Obama himself cited the U.S.-Yemen partnership when he announced in September he was going after ISIS terrorists in Iraq and Syria.

Explaining why he was ruling out sending American troops to fight ISIS, Obama said he was modeling his strategy after what he said were successful efforts in Yemen and Somalia to partner with governments to go after terrorists.
“This strategy of taking out terrorists who threaten us, while supporting partners on the front lines, is one that we have successfully pursued in Yemen and Somalia for years,” Obama said on September 10. “It is consistent with the approach I outlined earlier this year: to use force against anyone who threatens America’s core interests, but to mobilize partners wherever possible to address broader challenges to international order.”
What that strategy relied on, however, was a strong partnership between the United States and the existing government in Yemen, led by President Abdu Rabu Mansour Hadi. Hadi reorganized Yemen’s military to better go after AQAP, a strategy that worked for a time. But the plan was waylaid when resources were diverted to battle the militant Houthis, a Shiite group who say they feel marginalized in the majority Sunni country.
Republicans have seized upon the latest news from Yemen to illustrate their opposition to Obama’s terrorism strategy.
Sen. John McCain, now the chairman of the Senate Armed Services Committee, tweeted “The ‘success story’ of Yemen continues to unfold” on Tuesday, followed by a link to a news report about the violence there.
When pressed by CNN in September whether U.S. efforts in Yemen could be described as a “success,” the White House said the strategy there has worked.
Yemen is “a place where the American counterterrorism strategy that has been put in place by President Obama has succeeded in degrading the threat that those organizations pose to the United States,” press secretary Josh Earnest said. “We intend to implement an analogous strategy against ISIL.”
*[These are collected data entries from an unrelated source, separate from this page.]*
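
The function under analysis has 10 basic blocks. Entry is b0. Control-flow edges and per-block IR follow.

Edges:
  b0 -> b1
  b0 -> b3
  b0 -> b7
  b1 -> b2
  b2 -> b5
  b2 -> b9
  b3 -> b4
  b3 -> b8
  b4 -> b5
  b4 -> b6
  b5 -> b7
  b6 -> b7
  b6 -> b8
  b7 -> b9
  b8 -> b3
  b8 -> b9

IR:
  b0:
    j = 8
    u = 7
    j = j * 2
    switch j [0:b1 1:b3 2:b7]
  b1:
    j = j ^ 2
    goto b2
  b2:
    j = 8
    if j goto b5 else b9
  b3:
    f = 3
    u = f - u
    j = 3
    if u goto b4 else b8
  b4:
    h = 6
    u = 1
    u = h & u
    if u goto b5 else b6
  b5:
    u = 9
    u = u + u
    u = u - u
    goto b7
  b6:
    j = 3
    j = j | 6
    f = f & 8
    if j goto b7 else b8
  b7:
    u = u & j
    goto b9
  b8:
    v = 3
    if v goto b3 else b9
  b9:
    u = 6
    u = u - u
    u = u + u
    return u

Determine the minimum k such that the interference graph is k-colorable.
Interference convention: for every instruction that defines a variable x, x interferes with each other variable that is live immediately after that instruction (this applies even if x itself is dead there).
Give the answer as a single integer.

def/use:
  b0 def {j,u} use ∅
  b1 def {j} use {j}
  b2 def {j} use ∅
  b3 def {f,j,u} use {u}
  b4 def {h,u} use ∅
  b5 def {u} use ∅
  b6 def {f,j} use {f}
  b7 def {u} use {j,u}
  b8 def {v} use ∅
  b9 def {u} use ∅

Liveness:
  b0: in=∅ out={j,u}
  b1: in={j} out=∅
  b2: in=∅ out={j}
  b3: in={u} out={f,j,u}
  b4: in={f,j} out={f,j,u}
  b5: in={j} out={j,u}
  b6: in={f,u} out={j,u}
  b7: in={j,u} out=∅
  b8: in={u} out={u}
  b9: in=∅ out=∅

Interference:
  f↔{h,j,u}
  h↔{f,j,u}
  j↔{f,h,u}
  u↔{f,h,j,v}
  v↔{u}

Colouring:
  {f,h,j,u} pairwise interfere (4-clique) ⇒ χ ≥ 4
  assign f→r1 h→r2 j→r3 u→r0 v→r1 — no edge inside a register ⇒ χ ≤ 4
  χ = 4

Answer: 4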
During Tuesday’s State of the Union, Obama will “talk broadly about our counterterrorism strategy as part of our national security strategy, and as part of our way to make sure American principles are held up throughout the world,” according to White House spokesman Eric Schultz.
A senior administration official said Obama was being updated on the situation in Yemen by his national security team.
“We strongly condemn the violence and those stoking it in an effort to disrupt Yemen’s political transition. We will continue to support efforts to bring about a peaceful solution,” the official said.